2aPA9. Comparisons of the calculated and measured acoustic pressure amplitude from single-bubble sonoluminescence.

Session: Tuesday Morning, June 17

Author: Thomas J. Matula
Location: Appl. Phys. Lab., Univ. of Washington, Seattle, WA 98105
Author: Larry A. Crum
Location: Appl. Phys. Lab., Univ. of Washington, Seattle, WA 98105
Author: William C. Moss
Location: Lawrence Livermore Natl. Lab., Livermore, CA 94550


The acoustic emissions from single cavitation bubbles have been measured with a state-of-the-art needle hydrophone. The measurements correspond to a stable cavitation bubble driven below and above the sonoluminescence threshold. Previous measurements above this threshold indicated that the lower-bound peak pressure at a distance of 1 mm from the bubble was nearly 2 bar [I. M. Hallaj et al., J. Acoust. Soc. Am. 100, 2717(A) (1996)]. The measured pressure amplitude below the sonoluminescence threshold is much weaker. Comparisons of the measured amplitudes with calculations are considered. In one case the acoustic emission mechanism is considered as being due to internal shock waves diverging into the fluid.

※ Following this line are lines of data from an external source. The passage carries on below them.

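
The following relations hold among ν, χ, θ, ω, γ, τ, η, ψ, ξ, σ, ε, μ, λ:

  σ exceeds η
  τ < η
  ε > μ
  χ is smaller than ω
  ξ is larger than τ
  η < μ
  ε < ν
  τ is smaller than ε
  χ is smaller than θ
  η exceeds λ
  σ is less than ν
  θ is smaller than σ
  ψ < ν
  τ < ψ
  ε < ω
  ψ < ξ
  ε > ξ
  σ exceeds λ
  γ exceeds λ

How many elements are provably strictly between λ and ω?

The relations place λ below ω. An element lies strictly between them when it is forced above λ and also forced below ω.
Above λ: {η, μ, σ, ε, ν, γ}. Below ω: {τ, η, χ, ψ, ξ, μ, ε}.
Intersection: {η, μ, ε} — 3.

3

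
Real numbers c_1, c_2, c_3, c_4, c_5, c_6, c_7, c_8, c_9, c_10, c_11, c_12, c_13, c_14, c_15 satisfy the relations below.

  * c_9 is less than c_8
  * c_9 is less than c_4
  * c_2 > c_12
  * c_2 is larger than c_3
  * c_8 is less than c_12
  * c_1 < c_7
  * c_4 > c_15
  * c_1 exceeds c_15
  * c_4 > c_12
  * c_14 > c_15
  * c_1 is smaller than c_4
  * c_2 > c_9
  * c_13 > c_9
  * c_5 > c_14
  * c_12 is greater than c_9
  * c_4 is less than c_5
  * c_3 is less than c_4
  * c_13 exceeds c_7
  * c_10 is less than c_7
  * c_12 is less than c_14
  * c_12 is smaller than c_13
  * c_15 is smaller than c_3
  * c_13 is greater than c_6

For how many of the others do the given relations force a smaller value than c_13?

Directly below c_13: c_9, c_12, c_6, c_7.
One step further: c_8, c_10, c_1 (7 so far).
One step further: c_15 (8 so far).
Nothing else is reachable below c_13; 8 in all.

8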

In a second case the acceleration of the bubble wall is considered as the mechanism for the acoustic pulse, assuming a spatially uniform gas pressure in the bubble. Both methods are consistent with the measured values. However, neither method agrees well with the measured pulse amplitudes of the afterbounces. The addition of damping mechanisms not currently considered in the theories should provide better agreement. [Work supported by NSF. WCM's work was performed under the auspices of the U. S. Department of Energy at Lawrence Livermore National Laboratory under Contract No. W-7405-Eng-48.]